Quand retournons-nous ? : un cri palestinien depuis les camps de Cisjordanie
Dix mois après avoir été contraint de quitter le camp de réfugiés de Tulkarem, en Cisjordanie, à la suite d’une opération militaire israélienne, Hakam Irhiel ignore s’il pourra un jour revenir.
À la mi-janvier dernier, Israël a lancé une vaste opération militaire ciblant plusieurs camps de réfugiés palestiniens dans le nord de la Cisjordanie. Selon les autorités israéliennes, l’opération, baptisée « Mur de fer », visait à « éliminer les groupes armés ».
Dans le cadre de cette opération qui a touché les camps de Tulkarem, de Nour Shams et de Jénine, Irhiel, âgé de 41 ans et père de quatre enfants, a dû fuir, tandis que sa maison était détruite.
« Avant l’opération, chaque enfant avait sa propre chambre. Certes, nous vivions dans un camp, mais notre vie était meilleure, bien meilleure », confie-t-il à l’Agence France-Presse.
Aujourd’hui, Irhiel vit avec sa famille dans une école voisine et craint que ce refuge temporaire ne devienne une installation permanente.
Dans un rapport publié jeudi, Human Rights Watch indique que 32 000 Palestiniens demeurent déplacés de force en raison de l’opération israélienne.
Histoire du camp
Après la création de l’État d’Israël et la guerre de 1948, qui a entraîné l’exode et le déplacement de milliers de Palestiniens, des camps de réfugiés furent établis en Cisjordanie et dans les pays arabes voisins, dont celui de Tulkarem.
À l’origine, les réfugiés vivaient sous des tentes, mais au fil des ans, celles-ci ont été
remplacées par des habitations en dur. La croissance démographique a ensuite entraîné la construction de nouveaux étages et d’extensions.
Selon le rapport de Human Rights Watch, l’armée israélienne a détruit, au cours des dix derniers mois, plus de 850 maisons ainsi que d’autres bâtiments dans trois camps du nord de la Cisjordanie.
Elle a également tracé de larges routes en lieu et place des ruelles étroites caractéristiques des camps, afin de faciliter le passage de ses véhicules militaires.
En réponse aux questions de l’AFP, l’armée israélienne affirme que les camps de Tulkarem et de Jénine sont devenus « des bastions du terrorisme, où des hommes armés opèrent au sein de zones résidentielles ».
Elle ajoute que l’opération a conduit à « une baisse significative de l’activité terroriste dans la région », sans toutefois préciser de date de fin.
La famille d’Irhiel fait partie des 19 familles qui se sont réfugiées dans l’école.

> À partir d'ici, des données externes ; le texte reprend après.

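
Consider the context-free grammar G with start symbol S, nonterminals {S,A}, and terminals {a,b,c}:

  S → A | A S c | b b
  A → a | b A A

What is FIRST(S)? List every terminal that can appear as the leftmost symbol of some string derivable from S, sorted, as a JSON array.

Compute FIRST by fixpoint:
[1]
  A via A→a: +{a}
  A via A→b A A: +{b}
  S via S→A: +{a,b}
  FIRST(S)={a,b}  FIRST(A)={a,b}
[2] (stable)
  FIRST(S)={a,b}  FIRST(A)={a,b}

FIRST(S) = ["a", "b"]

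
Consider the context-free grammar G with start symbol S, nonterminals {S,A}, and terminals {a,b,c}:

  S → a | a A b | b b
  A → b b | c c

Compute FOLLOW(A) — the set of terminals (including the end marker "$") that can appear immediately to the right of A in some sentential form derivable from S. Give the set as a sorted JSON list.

FIRST iteration:
pass 1:
  A via A→b b: +{b}
  A via A→c c: +{c}
  S via S→a: +{a}
  S via S→b b: +{b}
  FIRST[S]={a,b}  FIRST[A]={b,c}
pass 2: — fixpoint
  FIRST[S]={a,b}  FIRST[A]={b,c}

Compute FOLLOW by fixpoint:
FOLLOW(S) := {$}
pass 1:
  S→a A b: FOLLOW(A) ⊇ FIRST(b) = {b}; new: +{b}
  S: {$}  A: {b}
pass 2: (stable)
  S: {$}  A: {b}

FOLLOW(A) = ["b"]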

« Il n’y a aucune intimité ici. Je vis dans une salle de classe transformée en chambre, avec ma femme et mes quatre enfants », explique-t-il.

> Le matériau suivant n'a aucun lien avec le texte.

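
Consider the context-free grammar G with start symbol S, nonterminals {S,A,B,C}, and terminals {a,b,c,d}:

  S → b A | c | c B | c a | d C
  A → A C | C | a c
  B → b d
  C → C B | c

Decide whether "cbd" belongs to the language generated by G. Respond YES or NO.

Convert to CNF:
  S -> T1 B | T1 T0 | T2 A | T3 C | c
  A -> A C | C B | T0 T1 | c
  B -> T2 T3
  C -> C B | c
  T0 -> a
  T1 -> c
  T2 -> b
  T3 -> d

CYK table (by increasing span):
  cell(0,0) c: {A,C,S,T1}  orig:{A,C,S}
  cell(1,1) b: {T2}  orig:{}
  cell(2,2) d: {T3}  orig:{}
  cell(0,1) cb: ∅
  cell(1,2) bd: {B}
  cell(0,2) cbd: {A,C,S}

S ∈ T[0,2] ⇒ YES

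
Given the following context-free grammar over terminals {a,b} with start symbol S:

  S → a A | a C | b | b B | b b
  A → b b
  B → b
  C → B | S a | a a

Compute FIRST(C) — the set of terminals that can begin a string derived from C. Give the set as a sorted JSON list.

FIRST iteration:
pass 1:
  A via A→b b: +{b}
  B via B→b: +{b}
  C via C→B: +{b}
  C via C→a a: +{a}
  S via S→a A: +{a}
  S via S→b: +{b}
  S: {a,b}  A: {b}  B: {b}  C: {a,b}
pass 2: done
  S: {a,b}  A: {b}  B: {b}  C: {a,b}

FIRST(C) = ["a", "b"]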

« Pour que ma fille puisse dormir seule, j’ai suspendu des couvertures comme rideaux afin de lui offrir un semblant d’intimité », poursuit-il.
Dans les couloirs extérieurs de l’école, les déplacés ont planté des végétaux, installé un évier pour laver la vaisselle et tendu des cordes pour faire sécher le linge.
La revendication du retour
À la périphérie de Tulkarem, près du camp de Nour Shams, des déplacés ont organisé une manifestation réclamant leur droit au retour dans leurs maisons.
Près de 150 manifestants ont emprunté une nouvelle porte installée sur la route du camp, puis se sont arrêtés à l’entrée, où la rue menant aux anciennes habitations était jonchée de leurs décombres.
Pendant le rassemblement, des tirs provenant de l’intérieur du camp – où sont stationnées les forces israéliennes – ont éclaté. Un photojournaliste a été blessé d’une balle à la jambe, provoquant un mouvement de panique.
L’armée a déclaré à l’AFP que les manifestants étaient « entrés dans une zone militaire fermée », reconnaissant avoir tiré sur un « instigateur principal » après que celui-ci « a refusé d’obtempérer ».
La Nakba reste profondément ancrée dans la mémoire collective palestinienne, et les habitants des camps, comme Irhiel, redoutent une répétition de l’histoire, d’autant qu’en 1948, ils pensaient que leur déplacement serait temporaire.
Les habitants échangent entre eux des dates possibles pour un retour, sans aucune confirmation officielle.
« Nous réclamons de retourner au camp, même si ma maison est détruite. Je veux revenir, ne serait-ce que pour voir l’endroit où elle se trouvait, même en ruines », conclut Irhiel.